I am receiving a large number of arraylists of objects that extend my object. I want to insert them into a hashmap for faster referencing. I decided to create a method to avoid duplicate code since it happens so often, and just for fun I want to be extra fancy and use generics. There are a few ways I know to do this, but none seem very clean or pretty; I'm wondering if I'm missing an easier solution. So I want to do something like this...
private void addToMap(Collections<? extends myObject> collection, Map<String, ? extends myObject> map){
for(MyObject myObject: collection){
map.put(myObject.getName(), myObject);
}
}
The contract of the method would require that the collection provided stores the same class as map does. I'm fine if the method throws an exception were someone to break that contract and try passing in two a collection that stored a different implementation of myObject then the map stored.

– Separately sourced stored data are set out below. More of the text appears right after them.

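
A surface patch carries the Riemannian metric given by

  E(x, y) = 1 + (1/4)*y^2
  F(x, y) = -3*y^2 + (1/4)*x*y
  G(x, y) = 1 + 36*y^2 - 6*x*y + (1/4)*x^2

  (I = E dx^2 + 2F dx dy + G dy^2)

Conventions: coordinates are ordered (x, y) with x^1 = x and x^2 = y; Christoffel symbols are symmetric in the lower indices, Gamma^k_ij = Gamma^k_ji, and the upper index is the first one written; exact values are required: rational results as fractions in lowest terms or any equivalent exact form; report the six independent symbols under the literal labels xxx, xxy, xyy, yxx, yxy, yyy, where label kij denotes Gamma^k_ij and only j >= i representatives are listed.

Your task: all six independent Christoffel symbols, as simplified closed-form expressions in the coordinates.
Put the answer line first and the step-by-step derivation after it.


Answer: Gamma_xxx = 0, Gamma_xxy = y/(x^2 - 24*x*y + 145*y^2 + 4), Gamma_xyy = -12*y/(x^2 - 24*x*y + 145*y^2 + 4), Gamma_yxx = 0, Gamma_yxy = (x - 12*y)/(x^2 - 24*x*y + 145*y^2 + 4), Gamma_yyy = (-12*x + 144*y)/(x^2 - 24*x*y + 145*y^2 + 4)

E = 1 + (1/4)*y^2; F = -3*y^2 + (1/4)*x*y; G = 1 + 36*y^2 - 6*x*y + (1/4)*x^2
Gamma^k_ij = (1/2) g^{kl} (d_i g_jl + d_j g_il - d_l g_ij), with g^inv = (1/(EG-F^2)) [[G, -F], [-F, E]]
first partials: E_x = 0, E_y = (1/2)*y, F_x = (1/4)*y, F_y = -6*y + (1/4)*x, G_x = -6*y + (1/2)*x, G_y = 72*y - 6*x
D = EG - F^2 = 1 + (145/4)*y^2 - 6*x*y + (1/4)*x^2
expanded: Gamma^x_xx = (G E_x - 2F F_x + F E_y)/(2D), Gamma^x_xy = (G E_y - F G_x)/(2D), Gamma^x_yy = (2G F_y - G G_x - F G_y)/(2D), Gamma^y_xx = (2E F_x - E E_y - F E_x)/(2D), Gamma^y_xy = (E G_x - F E_y)/(2D), Gamma^y_yy = (E G_y - 2F F_y + F G_x)/(2D); substitute and cancel common factors


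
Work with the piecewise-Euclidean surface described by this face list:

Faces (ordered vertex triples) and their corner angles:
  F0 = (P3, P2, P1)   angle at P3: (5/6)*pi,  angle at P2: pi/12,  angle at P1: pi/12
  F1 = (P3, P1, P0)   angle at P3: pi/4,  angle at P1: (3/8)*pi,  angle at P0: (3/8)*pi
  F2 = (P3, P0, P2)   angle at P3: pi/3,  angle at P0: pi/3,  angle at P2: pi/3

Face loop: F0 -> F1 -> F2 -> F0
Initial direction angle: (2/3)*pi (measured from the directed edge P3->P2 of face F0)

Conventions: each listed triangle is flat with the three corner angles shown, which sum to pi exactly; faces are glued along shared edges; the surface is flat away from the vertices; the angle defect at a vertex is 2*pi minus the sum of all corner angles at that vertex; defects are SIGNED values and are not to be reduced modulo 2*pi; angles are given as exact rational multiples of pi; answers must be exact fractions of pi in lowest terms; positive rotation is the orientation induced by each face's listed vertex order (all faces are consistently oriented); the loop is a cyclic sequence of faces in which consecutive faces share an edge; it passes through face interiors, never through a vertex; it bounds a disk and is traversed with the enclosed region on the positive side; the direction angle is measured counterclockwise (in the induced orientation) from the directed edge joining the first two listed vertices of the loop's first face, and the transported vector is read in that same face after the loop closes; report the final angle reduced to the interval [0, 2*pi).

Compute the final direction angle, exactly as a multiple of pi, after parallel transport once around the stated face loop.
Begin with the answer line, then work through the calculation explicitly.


Answer: final direction angle = (5/4)*pi

enclosed vertex P3: corner angles sum to (17/12)*pi, defect = 2*pi - (17/12)*pi = (7/12)*pi
holonomy = initial angle + sum of enclosed defects (mod 2*pi), positive in the induced orientation
final angle = (2/3)*pi + (7/12)*pi = (5/4)*pi (mod 2*pi)


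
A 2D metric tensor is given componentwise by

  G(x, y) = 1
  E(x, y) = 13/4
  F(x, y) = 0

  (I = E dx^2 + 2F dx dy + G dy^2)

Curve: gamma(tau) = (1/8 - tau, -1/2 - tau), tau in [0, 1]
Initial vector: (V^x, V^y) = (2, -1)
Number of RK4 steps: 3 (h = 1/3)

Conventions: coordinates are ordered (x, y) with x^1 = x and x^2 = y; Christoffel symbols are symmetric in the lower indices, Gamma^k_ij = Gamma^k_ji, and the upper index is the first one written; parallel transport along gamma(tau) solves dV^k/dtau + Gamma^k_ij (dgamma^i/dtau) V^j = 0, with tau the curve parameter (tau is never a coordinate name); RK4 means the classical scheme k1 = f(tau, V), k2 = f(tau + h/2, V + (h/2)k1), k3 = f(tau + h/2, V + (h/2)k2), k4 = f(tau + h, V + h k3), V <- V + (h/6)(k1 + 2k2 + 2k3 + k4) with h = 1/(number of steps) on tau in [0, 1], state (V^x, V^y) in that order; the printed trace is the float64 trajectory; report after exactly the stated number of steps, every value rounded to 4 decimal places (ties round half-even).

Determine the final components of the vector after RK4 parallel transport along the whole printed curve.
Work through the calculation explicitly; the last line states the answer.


gamma'(tau) = (-1, -1); f(tau, V)^k = -Gamma^k_ij(gamma(tau)) gamma'^i(tau) V^j; h = 1/3; intermediate values shown to 6 dp
curve data and Christoffel symbols at the stage parameters:
  tau = 0.000000: gamma = (0.125000, -0.500000), gamma' = (-1.000000, -1.000000); Gamma_xxx = 0.000000, Gamma_xxy = 0.000000, Gamma_xyy = 0.000000, Gamma_yxx = 0.000000, Gamma_yxy = 0.000000, Gamma_yyy = 0.000000
  tau = 0.166667: gamma = (-0.041667, -0.666667), gamma' = (-1.000000, -1.000000); Gamma_xxx = 0.000000, Gamma_xxy = 0.000000, Gamma_xyy = 0.000000, Gamma_yxx = 0.000000, Gamma_yxy = 0.000000, Gamma_yyy = 0.000000
  tau = 0.333333: gamma = (-0.208333, -0.833333), gamma' = (-1.000000, -1.000000); Gamma_xxx = 0.000000, Gamma_xxy = 0.000000, Gamma_xyy = 0.000000, Gamma_yxx = 0.000000, Gamma_yxy = 0.000000, Gamma_yyy = 0.000000
  tau = 0.500000: gamma = (-0.375000, -1.000000), gamma' = (-1.000000, -1.000000); Gamma_xxx = 0.000000, Gamma_xxy = 0.000000, Gamma_xyy = 0.000000, Gamma_yxx = 0.000000, Gamma_yxy = 0.000000, Gamma_yyy = 0.000000
  tau = 0.666667: gamma = (-0.541667, -1.166667), gamma' = (-1.000000, -1.000000); Gamma_xxx = 0.000000, Gamma_xxy = 0.000000, Gamma_xyy = 0.000000, Gamma_yxx = 0.000000, Gamma_yxy = 0.000000, Gamma_yyy = 0.000000
  tau = 0.833333: gamma = (-0.708333, -1.333333), gamma' = (-1.000000, -1.000000); Gamma_xxx = 0.000000, Gamma_xxy = 0.000000, Gamma_xyy = 0.000000, Gamma_yxx = 0.000000, Gamma_yxy = 0.000000, Gamma_yyy = 0.000000
  tau = 1.000000: gamma = (-0.875000, -1.500000), gamma' = (-1.000000, -1.000000); Gamma_xxx = 0.000000, Gamma_xxy = 0.000000, Gamma_xyy = 0.000000, Gamma_yxx = 0.000000, Gamma_yxy = 0.000000, Gamma_yyy = 0.000000
step 0: V^x = 2.0000, V^y = -1.0000
step 1: k1 = (0.000000, 0.000000), k2 = (0.000000, 0.000000), k3 = (0.000000, 0.000000), k4 = (0.000000, 0.000000); V <- V + (h/6)(k1 + 2k2 + 2k3 + k4): V^x = 2.0000, V^y = -1.0000
step 2: k1 = (0.000000, 0.000000), k2 = (0.000000, 0.000000), k3 = (0.000000, 0.000000), k4 = (0.000000, 0.000000); V <- V + (h/6)(k1 + 2k2 + 2k3 + k4): V^x = 2.0000, V^y = -1.0000
step 3: k1 = (0.000000, 0.000000), k2 = (0.000000, 0.000000), k3 = (0.000000, 0.000000), k4 = (0.000000, 0.000000); V <- V + (h/6)(k1 + 2k2 + 2k3 + k4): V^x = 2.0000, V^y = -1.0000

Answer: V^x = 2.0000, V^y = -1.0000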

The code above fails, because I can't put 'myObject' into a collection expecting "? extends MyObject" to encourage type safety. I'm fine just casting it, but they only way I know to figure out how to cast it involves a few steps of ugly reflection and seems convoluted. I could also create some sort of inner class to have more powerful generics available to me (to force collection and map to store the same type) but it also feels like overkill.
So, is there a simple or pretty manner to creating this method in the most intuitive-to-the-reader manner possible? I know I could toss out the generics entirely and just cast everything from object, I'm just trying to figure out a more elegant method.